Abstract

Let’s get this out of the way – this is a comprehensive, sweeping, and sophisticated book, and probably the best full-length book treatment of journalistic professionalism that I am aware of. The fact that it may be one of the only book-length treatments of journalistic professionalism does not detract from how good it genuinely is. Indeed, as the abundance of recent citations and lengthy bibliography make clear, the scholarly and public conversation about these topics may finally be maturing to such a degree that a book like this one is both possible and worthwhile. In short: Waisbord has the chance in this book to summarize and set the agenda for future research on journalistic professionalism, and he does not miss the opportunity.
The book, which is both rewarding and dense in the way that only ‘big-picture’ books of this kind can be, is driven by two primary arguments. The first is an attempt to reframe the conversation about journalism’s professional status around the notion of occupational jurisdiction. Rather than taking a trait-based or credential-based approach to understanding professionalism, in which a particular job possesses a certain number of professional-like characteristics and the total number of these traits is tallied up and compared to an ‘ideal’ list of professional characteristics, Waisbord wants us to think about professionalism as ‘a process by which occupations claim jurisdiction over a field of practice’ (p. 17). Following Andrew Abbott and Pierre Bourdieu (and ultimately Durkheim and Weber), professionalism is thus reframed to be an agent-driven, precarious, agonistic struggle for social, cultural, and economic prestige and autonomy.
The second major argument of the book is that journalistic professionalism can only be understood globally, and it is in this comparative context that Waisbord’s jurisdictional understanding of professionalism comes in handy. If professional journalism is understood as an occupational logic that orients itself toward idealism and public service, professional journalism cannot be seen as a global phenomenon. If it is understood, rather, as a jurisdictional struggle for control over work, then this struggle can be usefully analyzed in a comparative context. In short: seeing journalistic professionalism as a jurisdictional struggle allows us the ability to compare internationally; adopting a trait perspective does not.

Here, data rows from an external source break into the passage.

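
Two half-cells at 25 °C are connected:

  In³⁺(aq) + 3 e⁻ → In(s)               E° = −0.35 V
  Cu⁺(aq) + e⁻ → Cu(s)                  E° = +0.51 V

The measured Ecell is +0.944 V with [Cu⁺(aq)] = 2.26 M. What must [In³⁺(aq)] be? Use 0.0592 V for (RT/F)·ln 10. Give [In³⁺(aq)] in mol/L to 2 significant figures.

0.00064 M

The Cu⁺/Cu couple has the larger reduction potential, so it is the cathode: E°cell = +0.51 − (−0.35) = +0.86 V and n = 3.
Since E = E° − (0.0592/n)·log Q, log Q = n(E° − E)/0.0592 = −4.257.
For 3 Cu⁺(aq) + In(s) → 3 Cu(s) + In³⁺(aq), the reaction quotient is Q = [In³⁺(aq)] / [Cu⁺(aq)]^3.
Isolating [In³⁺(aq)] in Q = 10^{−4.257} yields log [In³⁺(aq)] = −3.195, i.e. 0.00064 M.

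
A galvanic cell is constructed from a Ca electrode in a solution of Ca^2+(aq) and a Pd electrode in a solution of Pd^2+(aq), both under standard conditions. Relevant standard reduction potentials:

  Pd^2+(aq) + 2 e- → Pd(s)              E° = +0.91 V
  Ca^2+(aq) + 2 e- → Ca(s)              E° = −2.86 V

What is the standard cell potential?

The Pd²⁺/Pd couple has the higher E°, so Pd ion is reduced (cathode) and Ca is oxidized (anode).
E°cell = E°(cathode) − E°(anode) = +0.91 − (−2.86) = +3.77 V.

+3.77 V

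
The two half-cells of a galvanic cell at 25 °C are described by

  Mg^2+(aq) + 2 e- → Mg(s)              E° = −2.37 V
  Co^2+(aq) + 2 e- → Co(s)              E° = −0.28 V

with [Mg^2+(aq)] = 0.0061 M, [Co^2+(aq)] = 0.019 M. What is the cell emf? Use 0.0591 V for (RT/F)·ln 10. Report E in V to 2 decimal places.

+2.10 V

Co²⁺/Co is reduced (cathode, E° = −0.28 V) and Mg²⁺/Mg is oxidized (anode).
E°cell = E°cat − E°an = −0.28 − (−2.37) = +2.09 V; n = 2.
For the overall reaction Co^2+(aq) + Mg(s) → Co(s) + Mg^2+(aq), Q = [Mg^2+(aq)] / [Co^2+(aq)] = 0.321, giving log Q = −0.493.
By the Nernst equation, E = +2.09 − (0.0591/2)·(−0.493) = +2.10 V.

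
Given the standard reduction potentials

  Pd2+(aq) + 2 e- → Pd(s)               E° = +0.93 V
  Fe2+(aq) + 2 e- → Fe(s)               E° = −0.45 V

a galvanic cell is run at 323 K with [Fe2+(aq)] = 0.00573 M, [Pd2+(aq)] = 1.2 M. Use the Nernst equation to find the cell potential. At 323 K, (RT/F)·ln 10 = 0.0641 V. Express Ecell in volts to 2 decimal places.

+1.45 V

Since E°(Pd²⁺/Pd) > E°(Fe²⁺/Fe), Pd²⁺/Pd serves as the cathode.
The standard potential is +0.93 − (−0.45) = +1.38 V and the balanced reaction transfers n = 2 electrons.
Balancing gives Pd2+(aq) + Fe(s) → Pd(s) + Fe2+(aq); hence Q = [Fe2+(aq)] / [Pd2+(aq)] = 0.00477 (log Q = −2.321).
E = E° − (0.0641/n)·log Q = +1.38 − (0.0641/2)(−2.321) = +1.45 V.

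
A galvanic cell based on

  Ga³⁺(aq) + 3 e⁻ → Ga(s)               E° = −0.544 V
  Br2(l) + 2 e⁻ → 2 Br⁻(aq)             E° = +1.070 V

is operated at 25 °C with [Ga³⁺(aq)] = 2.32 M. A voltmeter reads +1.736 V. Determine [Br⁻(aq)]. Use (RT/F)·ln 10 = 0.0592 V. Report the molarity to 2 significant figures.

The Br₂/Br⁻ couple has the larger reduction potential, so it is the cathode: E°cell = +1.070 − (−0.544) = +1.614 V and n = 6.
Rearranging E = E° − (0.0592/n)·log Q gives log Q = 6(+1.614 − (+1.736))/0.0592 = −12.365.
Balancing electrons gives 3 Br2(l) + 2 Ga(s) → 6 Br⁻(aq) + 2 Ga³⁺(aq); thus Q = [Br⁻(aq)]^6·[Ga³⁺(aq)]^2.
Solving for the unknown gives log [Br⁻(aq)] = −2.183, so [Br⁻(aq)] ≈ 0.0066 M.

0.0066 M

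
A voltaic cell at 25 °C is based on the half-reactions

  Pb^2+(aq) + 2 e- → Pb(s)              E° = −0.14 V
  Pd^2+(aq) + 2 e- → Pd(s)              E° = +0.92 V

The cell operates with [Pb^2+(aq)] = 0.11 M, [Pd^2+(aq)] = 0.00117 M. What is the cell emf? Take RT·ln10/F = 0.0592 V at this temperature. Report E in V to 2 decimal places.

+1.00 V

The Pd²⁺/Pd couple has the more positive E°, so it is the cathode; Pb²⁺/Pb is the anode.
E°cell = +0.92 − (−0.14) = +1.06 V, with n = 2 electrons transferred.
The balanced reaction is Pd^2+(aq) + Pb(s) → Pd(s) + Pb^2+(aq), so Q = [Pb^2+(aq)] / [Pd^2+(aq)] = 94 and log Q = 1.973.
Applying E = E° − (RT ln10/nF)·log Q gives +1.06 − (0.0592/2)(1.973) = +1.00 V.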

Within this larger framework, the book’s progression is logical and efficient. Chapter One provides a comparative history of the journalistic professionalization process in the USA and Great Britain, distinguishing between the market (US) and public broadcasting paths (Britain). Chapter Two takes a fairly critical look at journalistic autonomy – while the presence or absence of jurisdictional autonomy is obviously the analytical framework adopted by Waisbord, this does not imply that professional autonomy is free of difficulty on either a normative or sociological level. Chapter Three returns to the question of jurisdiction through an overview of the literature in the sociology of the professions. In many ways, Chapter Four is the section of the book that most easily stands on its own: it is a cogent summary of critiques of professionalism from communitarian, Marxist, and Foucauldian perspectives. Chapters Six and Seven turn the analytic frame of the book towards a more global perspective, and Chapter Eight concludes the book where many less well-grounded sociologies of digital news begin, with a look at the challenge to professionalism posed by various 21st-century social, technological and economic developments.
Within the scope of the task he has set for himself – providing an overview of the contested status of journalistic professionalism, synthesizing the extant literature, and advancing a compelling theory for understanding professionalism in a sociological and comparative fashion – Waisbord has succeeded admirably. One might have hoped for more empirical material with which to flesh out the broad theoretical sketches, but such is not the purpose of this volume and one cannot fault books for being what they are rather than what we might wish them to be. Still, the research in this area, which is still in its early stages, has already contributed nicely to both the extension and problematization of some of Waisbord’s more general theoretical points. If journalistic professionalism is really the result of a jurisdictional struggle, what is the terrain upon which this struggle is carried out? What do journalists claim as their unique area of abstract knowledge? How do they ratify their professionalism through practice? How do they interact with other semi-professional journalistic actors?
Even these empirical questions, though, primarily demonstrate what a valuable service Waisbord has performed with Reinventing Professionalism. With much of the theoretical debris cleared away, organized, and expertly synthesized, we can at last turn to the next generation of questions that might animate academic research operating within the sociology of news tradition.